Among the topics we covered in this interview are why he thinks functional programming shows increasing promise of changing the way software is written, why Software Transactional Memory is a much better way of writing concurrent software than locks and condition variables, and why it is so difficult, even at a place like Microsoft Research, to do real studies of whether different programming languages make programmers more or less productive.

Seibel:When did you learn to program?

Peyton Jones:When I was at school. Intel had just about produced the 4004—the world’s first microprocessor. We didn’t have a 4004 or anything like it—it was really a chip that hobbyists could barely get at that stage. The only computer they had available was an IBM schools computer, which was a strange machine built out of spare parts from mainframes. It had no permanent storage whatsoever so you had to type in your program every time you ran it.

It had 100 storage locations, total, which would each store, I think, eightdigit decimal numbers. And this stored both your program and your data. So the name of the game of programming that was to simply to fit the program into 100 storage locations. I can’t quite remember how I got to write my first program. I think I and one other enthusiast at the school spent a lot of time on the schools computer. This would have been when I was about 15, 1974, ’73—that kind of era.

Then after we’d been programming this machine for a little bit we discovered there was a computer at the technical college in Swindon. So we spent an hour on a very slow bus one afternoon a week and went to Swindon where there was this enormous machine—an Elliot 803—which lived in half a dozen large, white, fridge-sized cabinets in a room all its own with a white-coated operator.

After a bit the white-coated operator learned that we could figure out how to use the machine so she went away while we played with this vast engine.

It worked with paper tape and teletype so you had your program on a paper tape. We wrote in Algol, so that was my first high-level language. You wrote your program on the tape, you edited on the tape. You wanted to change it, you had to run the tape through the teletype, make it print out a new tape, stop it at the right place, type the new bit—an extremely laborious way to edit your program. A kind of line editor with physical medium. So that was my first experience of programming. It was very motivating.

Seibel:That wasn’t a course at school though.

Peyton Jones:Oh, no! Zero, absolutely no teaching about computers at school.

Seibel:So it was just—“Hey kids, here’s a computer, knock yourself out.”

Peyton Jones:Absolutely. It was there in a large locked cupboard and you could borrow the key and there it was with a screen and it just displayed a fixed display of what was in the registers and these decimal numbers of what was in memory locations. You could set the program and press Go. You could single-step it. That was really it. So it wasn’t even assembly language programming because there was no ASCII characters at all. It was literally the machine code, displayed in decimal, not even in hexadecimal.

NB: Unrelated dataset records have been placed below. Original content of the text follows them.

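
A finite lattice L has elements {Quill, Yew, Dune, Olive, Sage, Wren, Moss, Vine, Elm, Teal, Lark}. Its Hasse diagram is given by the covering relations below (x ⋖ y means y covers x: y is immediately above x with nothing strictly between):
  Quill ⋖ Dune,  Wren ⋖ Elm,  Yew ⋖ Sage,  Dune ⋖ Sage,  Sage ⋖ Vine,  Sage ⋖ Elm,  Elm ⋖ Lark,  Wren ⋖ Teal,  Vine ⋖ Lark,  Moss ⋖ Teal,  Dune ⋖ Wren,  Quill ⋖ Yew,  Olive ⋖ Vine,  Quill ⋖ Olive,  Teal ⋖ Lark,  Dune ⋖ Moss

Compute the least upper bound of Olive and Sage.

Common upper bounds of {Olive, Sage}: Lark, Vine.
The least among these is Vine.

Vine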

Seibel:But it had a screen?

Peyton Jones:It did have a television screen. That was its sole output medium.

Seibel:And what was the input?

Peyton Jones:It was a kind of touch keyboard. You touched these buttons and they sensed that your finger touched. So that was rather sophisticated—no mechanical keys. It was some kind of capacitive thing—you touched the key and there it was. There were a total of about 20 buttons.

Seibel:So these buttons were just for numbers?

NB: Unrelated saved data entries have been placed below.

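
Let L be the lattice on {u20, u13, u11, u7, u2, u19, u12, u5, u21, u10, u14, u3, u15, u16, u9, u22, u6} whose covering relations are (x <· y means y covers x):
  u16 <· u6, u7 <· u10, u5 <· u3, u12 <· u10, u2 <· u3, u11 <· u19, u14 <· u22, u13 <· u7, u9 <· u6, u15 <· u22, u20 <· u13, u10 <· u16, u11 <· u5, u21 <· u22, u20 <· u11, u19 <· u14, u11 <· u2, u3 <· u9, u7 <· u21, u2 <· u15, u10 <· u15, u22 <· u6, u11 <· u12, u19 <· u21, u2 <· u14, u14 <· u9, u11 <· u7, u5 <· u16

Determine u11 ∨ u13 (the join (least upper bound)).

Common upper bounds of {u11, u13}: u10, u15, u16, u21, u22, u6, u7.
The least among these is u7.

u7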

Peyton Jones:Numbers and Go and Step. And “show me this memory location.” It was really extremely primitive. And all the more exciting for that.

Seibel:I assume you had to plan your program, probably in excruciating detail, before you get up to this machine and start keying stuff in.

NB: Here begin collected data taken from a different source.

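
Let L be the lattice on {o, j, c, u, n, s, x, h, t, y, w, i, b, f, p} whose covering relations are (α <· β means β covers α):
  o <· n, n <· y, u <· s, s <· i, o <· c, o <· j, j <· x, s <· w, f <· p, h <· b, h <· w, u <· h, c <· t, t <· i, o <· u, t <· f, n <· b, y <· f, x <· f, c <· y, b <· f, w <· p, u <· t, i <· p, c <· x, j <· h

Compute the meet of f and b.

b

Common lower bounds of {f, b}: b, h, j, n, o, u.
The greatest among these is b.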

Peyton Jones:First of all you draw a flow diagram. Then you’d break it down into instructions. Then you’d encode the instructions into this strange digital format. And then you type in the numbers. You type in essentially an 800-digit number, which is your program. And then you press Go. If you were lucky you hadn’t mistyped one of those 800 digits and you were in good shape. So we spent a lot of time just looking down the thing with one guy looking at the screen and checking and the other guy saying, “Go to the next location.”